Mostraban desdén hacia Qiu Wen, Liu Li y Guan Xie no le dieron otra mirada.
—¿Esta es la mujer que le gustaba al Viejo Tercero? No es gran cosa, ¿verdad? Además de ser feroz e implacable, ¡ni siquiera tiene una cara que pudiera traer calamidad? —murmuró Guan Xie después de entrar al bar, sin mostrar más interés.
Liu Li naturalmente no podía molestarse con Qiu Wen, pensando para sí: «No es de extrañar que la gente la llame Hermana Cuchilla—parece una persona dura. Una mujer así debe ser intrigante, el Viejo Tercero no pudo manejarla y murió en cambio, así que déjame ayudar al Viejo Tercero tomando a esta mujer. Junto con el amante de la Hermana Cuchilla, sería definitivamente un plato delicioso».
El Tigre Poderoso no tenía prisa por actuar, dando a Qiu Wen una presión sustancial, sin claridad sobre lo que estaban tramando.
En realidad, Liu Li y Guan Xie estaban esperando noticias, habiendo enviado gente para capturar a la familia de Ye Juanjuan que aún no había regresado, todavía esperaban pacientemente, sin preocuparse.
Después de todo, planeaban resolver todas las amenazas esta noche; esperar un poco más, dejando que el enemigo sufriera un poco más, ¿por qué no?
—Pequeña belleza, no te preocupes, más tarde, te daré la oportunidad de servirme —Liu Li miró a Qiu Wen, mostrando interés sustancial.
«Maldito bastardo, veamos si no te corto en pedazos», Qiu Wen murmuró en su corazón.

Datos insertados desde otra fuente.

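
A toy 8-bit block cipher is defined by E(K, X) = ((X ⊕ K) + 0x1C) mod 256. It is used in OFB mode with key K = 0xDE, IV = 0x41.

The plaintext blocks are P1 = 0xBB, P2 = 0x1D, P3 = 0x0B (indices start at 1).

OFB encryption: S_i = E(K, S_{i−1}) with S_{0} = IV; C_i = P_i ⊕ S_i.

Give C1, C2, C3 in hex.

C1: S = E(K, 0x41) = 0xBB; 0xBB ⊕ 0xBB = 0x00.
C2: S = E(K, 0xBB) = 0x81; 0x1D ⊕ 0x81 = 0x9C.
C3: S = E(K, 0x81) = 0x7B; 0x0B ⊕ 0x7B = 0x70.

C1 = 0x00, C2 = 0x9C, C3 = 0x70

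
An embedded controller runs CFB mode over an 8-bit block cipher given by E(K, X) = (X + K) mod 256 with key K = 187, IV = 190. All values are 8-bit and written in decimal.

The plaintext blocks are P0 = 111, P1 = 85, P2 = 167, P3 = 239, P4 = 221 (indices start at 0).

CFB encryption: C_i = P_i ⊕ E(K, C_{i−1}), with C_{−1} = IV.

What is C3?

C0: E(K, 190) = 121; 111 ⊕ 121 = 22.
C1: E(K, 22) = 209; 85 ⊕ 209 = 132.
C2: E(K, 132) = 63; 167 ⊕ 63 = 152.
C3: E(K, 152) = 83; 239 ⊕ 83 = 188.

C3 = 188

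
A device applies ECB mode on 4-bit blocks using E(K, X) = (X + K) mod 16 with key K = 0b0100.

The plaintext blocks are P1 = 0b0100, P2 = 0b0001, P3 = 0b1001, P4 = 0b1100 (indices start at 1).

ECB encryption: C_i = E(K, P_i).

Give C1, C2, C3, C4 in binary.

C1: E(K, 0b0100) = 0b1000.
C2: E(K, 0b0001) = 0b0101.
C3: E(K, 0b1001) = 0b1101.
C4: E(K, 0b1100) = 0b0000.

C1 = 0b1000, C2 = 0b0101, C3 = 0b1101, C4 = 0b0000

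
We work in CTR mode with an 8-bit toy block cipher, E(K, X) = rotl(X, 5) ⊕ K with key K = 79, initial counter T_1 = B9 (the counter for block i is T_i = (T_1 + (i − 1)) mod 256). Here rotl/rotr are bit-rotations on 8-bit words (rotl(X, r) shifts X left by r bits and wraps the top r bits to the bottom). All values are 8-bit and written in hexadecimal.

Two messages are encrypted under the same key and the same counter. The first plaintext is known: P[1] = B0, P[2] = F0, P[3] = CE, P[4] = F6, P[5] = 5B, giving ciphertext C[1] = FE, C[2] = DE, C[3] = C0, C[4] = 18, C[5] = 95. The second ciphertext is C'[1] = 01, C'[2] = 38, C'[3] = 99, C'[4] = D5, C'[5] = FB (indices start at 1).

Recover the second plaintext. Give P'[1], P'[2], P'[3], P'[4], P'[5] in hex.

In CTR with a reused counter, both messages share the same keystream S_i, so C_i ⊕ C'_i = P_i ⊕ P'_i and thus P'_i = P_i ⊕ C_i ⊕ C'_i.
P'[1]: B0 ⊕ FE ⊕ 01 = 4F.
P'[2]: F0 ⊕ DE ⊕ 38 = 16.
P'[3]: CE ⊕ C0 ⊕ 99 = 97.
P'[4]: F6 ⊕ 18 ⊕ D5 = 3B.
P'[5]: 5B ⊕ 95 ⊕ FB = 35.

P'[1] = 4F, P'[2] = 16, P'[3] = 97, P'[4] = 3B, P'[5] = 35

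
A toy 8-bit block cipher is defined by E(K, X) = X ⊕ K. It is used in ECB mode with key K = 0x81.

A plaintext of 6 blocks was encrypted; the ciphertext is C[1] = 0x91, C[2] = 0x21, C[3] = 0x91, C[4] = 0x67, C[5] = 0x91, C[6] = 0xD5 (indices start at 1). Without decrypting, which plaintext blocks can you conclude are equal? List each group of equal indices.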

Guan Xie no estaba muy interesado en Qiu Wen, pero sus cejas se fruncieron fuertemente, instando impacientemente:
—¿Por qué no hay noticias de esos inútiles? Si ni siquiera pueden manejar la captura de unas pocas personas ordinarias sin el poder de atar un pollo, no necesitarán vivir más.
—Qi Baitian, ¿qué pasa con tus pequeños subordinados? —La mirada de Guan Xie se volvió fría, mirando a uno de los cuatro detrás de él, Qi Baitian.
Qi Baitian se disculpó apresuradamente, tratando de contactar a los subordinados sin éxito.
—Los subordinados enviados para capturar han perdido contacto, me temo que algo ha sucedido —dijo Qi Baitian con cara sombría.
—Inútiles —ambos dijeron al unísono, reprendiendo fríamente.